Nov 30, 2014 5 min read

All Jay Briggs knew when his wife, Sandy, was diagnosed with frontotemporal dementia 10 years ago was that the prognosis was not good.

And even though it wasn’t easy, Jay cared for his junior high school sweetheart in the couple’s Washington home until Sandy’s death on March 2.

But his selfless devotion did not stop when Sandy died. Jay donated his wife’s brain to science, hoping that it could help spare others with the disease – and their loved ones – continued pain and suffering.

“The hard part was she was not going to get any better,” Jay said. “She was going to die. I could see it progressing. When we took her to the mall, she was not stopping. If you were in front of her, she would walk into you, or she’d step only on the black blocks. People would stare at her.”

Eventually, Sandy just quit walking. The disease also left Sandy mute for the last three years of her life, and she spent much of her time playing with stuffed animals.

The Alzheimer’s Disease Research Center at the University of Pittsburgh has not contacted Jay yet with any findings. He said he’s “kind of curious” to learn what, if anything, researchers have discovered, but he will wait patiently until he hears.

The couple’s sons, Brian and Jason, however, don’t talk much about their mother’s illness, and they have never been tested to determine if they are candidates for dementia. Brian checked into being tested, but opted against it, telling his father that he’ll worry about it if he begins to experience symptoms.

Jason, however, doesn’t want to get tested, even though his wife has encouraged him. He said if he would test positive, “I don’t want her to look over her shoulder all the time wondering when it’s going to happen.”

Dr. Eric McDade, who evaluated Sandy when she was referred to the Alzheimer’s Disease Research Center, has a keen interest in frontotemporal dementia, and in the ADRC’s fall 2011 Pathways publication wrote: “Next to Alzheimer’s dementia, FTD is the second most common neurodegenerative dementia in people under the age of 65.”

It was previously known as Pick’s disease and considered to be rare. Research during the last 20-plus years has greatly increased awareness, he wrote.

“The term FTD encompasses a number of disorders that when considered individually are rare, but as a whole, make up a significant percentage of persons between the ages of 40 and 70 with dementia,” he wrote. As opposed to Alzheimer’s, in which the memory center of the brain is initially affected, “memory is often spared early on in FTD.”
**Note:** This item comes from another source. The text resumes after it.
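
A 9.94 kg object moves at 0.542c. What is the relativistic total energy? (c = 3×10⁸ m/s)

γ = 1/√(1 - 0.542²) = 1.190
mc² = 9.94 × (3×10⁸)² = 8.946×10¹⁷ J
E = γmc² = 1.190 × 8.946×10¹⁷ = 1.065×10¹⁸ J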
Instead, FTD affects other important groups: behavior, personality and emotion, and language. Behavioral symptoms are often the earliest and most persistent symptoms that develop – another pattern that is opposite in Alzheimer’s dementia.

Sandy displayed several of the most common symptoms of FTD, such as poor judgment and decision-making abilities, impulsive behaviors, rude or inappropriate behavior and restlessness, and Jay cited examples of several of those symptoms.

When the doctor told her she could no longer work, Sandy called Trinity High School, where she worked in the office, and merely said I quit. Jay called back to explain why.

When the couple, who would have celebrated their 40th anniversary on Oct. 16, went out to eat, Sandy usually told the waitress, “I didn’t order this,” when the food arrived.

It also took Jay three months to get the couple’s credit cards straightened out.

“Sandy was a QVC junkie. We had stuff on the front porch all the time,” said Jay, noting that he finally removed the credit cards from the home. But not even that curtailed Sandy’s spending spree. She had memorized every number and expiration date.

Sandy’s erratic behavior and nasty outbursts were especially frustrating, Jay said, because of the couple’s grandchildren. It’s sad to think that’s “the impression they have of their grandmother.”

In the brain cells of those with FTD, there are two major types of abnormal brain proteins identified: tau tangles (also found in people with Alzheimer’s) and TDP-43 protein. To date, there are no treatments to halt or reverse FTD.

“Therefore,” McDade wrote, “treatment is based on targeting those symptoms that are most problematic and often requires both a neurologist and psychiatrist. A main focus of treatment is specific therapies targeted toward the pathological proteins. However, a large hurdle that must be overcome is identifying reliable indicators of one protein versus the other, because both lead to similar clinical symptoms of FTD.”